Cath Pound - BBC Culture

16/03/2018 07h47

À primeira vista, existem poucas semelhanças entre os pintores austríacos Gustav Klimt e Egon Schiele.

Klimt ficou conhecido pelos retratos sensuais da elite de Viena em seu apogeu, enquanto Schiele, quase 30 anos mais novo, ganhou fama pela forma como representava o corpo humano, chocando e escandalizando o público de sua época.

No entanto, os dois homens compartilhavam uma apreciação mútua e mantiveram uma amizade ao longo da vida, ainda que determinados a seguir suas próprias visões artísticas a qualquer custo.

Coincidentemente, ambos tiveram o mesmo fim: suas vidas foram ceifadas pela epidemia de gripe espanhola que devastou a Europa em 1918.

Rebeldia

Klimt deu as costas às convenções da pintura acadêmica. Desiludido com as restrições sufocantes da Künstlerhaus, a sociedade à qual todos os artistas vienenses se sentiam obrigados a pertencer, ele e vários outros colegas se separaram para formar o movimento de arte conhecido como Secessão de Viena.
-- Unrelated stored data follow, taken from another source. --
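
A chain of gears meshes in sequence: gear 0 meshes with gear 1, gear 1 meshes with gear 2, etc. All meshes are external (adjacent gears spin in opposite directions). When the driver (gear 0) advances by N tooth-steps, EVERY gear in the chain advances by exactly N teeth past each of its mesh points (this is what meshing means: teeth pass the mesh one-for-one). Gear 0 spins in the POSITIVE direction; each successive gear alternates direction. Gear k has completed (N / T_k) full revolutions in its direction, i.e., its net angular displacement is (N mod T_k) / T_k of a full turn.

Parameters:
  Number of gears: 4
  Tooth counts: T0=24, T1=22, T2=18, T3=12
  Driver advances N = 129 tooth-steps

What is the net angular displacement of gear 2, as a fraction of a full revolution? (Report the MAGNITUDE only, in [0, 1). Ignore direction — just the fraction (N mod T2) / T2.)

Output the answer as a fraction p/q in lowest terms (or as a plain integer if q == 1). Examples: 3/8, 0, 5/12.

Chain of 4 gears, tooth counts: [24, 22, 18, 12]
  gear 0: T0=24, direction=positive, advance = 129 mod 24 = 9 teeth = 9/24 turn
  gear 1: T1=22, direction=negative, advance = 129 mod 22 = 19 teeth = 19/22 turn
  gear 2: T2=18, direction=positive, advance = 129 mod 18 = 3 teeth = 3/18 turn
  gear 3: T3=12, direction=negative, advance = 129 mod 12 = 9 teeth = 9/12 turn
Gear 2: 129 mod 18 = 3
Fraction = 3 / 18 = 1/6 (gcd(3,18)=3) = 1/6

Answer: 1/6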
Um dos símbolos dessa nova atitude foi o quadro Nuda Veritas, de 1889, que Sandra Tretter, da Fundação Klimt, resume como "o Künstlerhaus versus a Secessão". Uma mulher nua segura o espelho representando a verdade, enquanto a cobra que identifica a mentira morre a seus pés. Acima dela, em letras douradas, uma citação do dramaturgo alemão Schiller: "Se você não puder agradar a todos com suas ações e sua arte, agrade a alguns. Agradar a muitos é ruim".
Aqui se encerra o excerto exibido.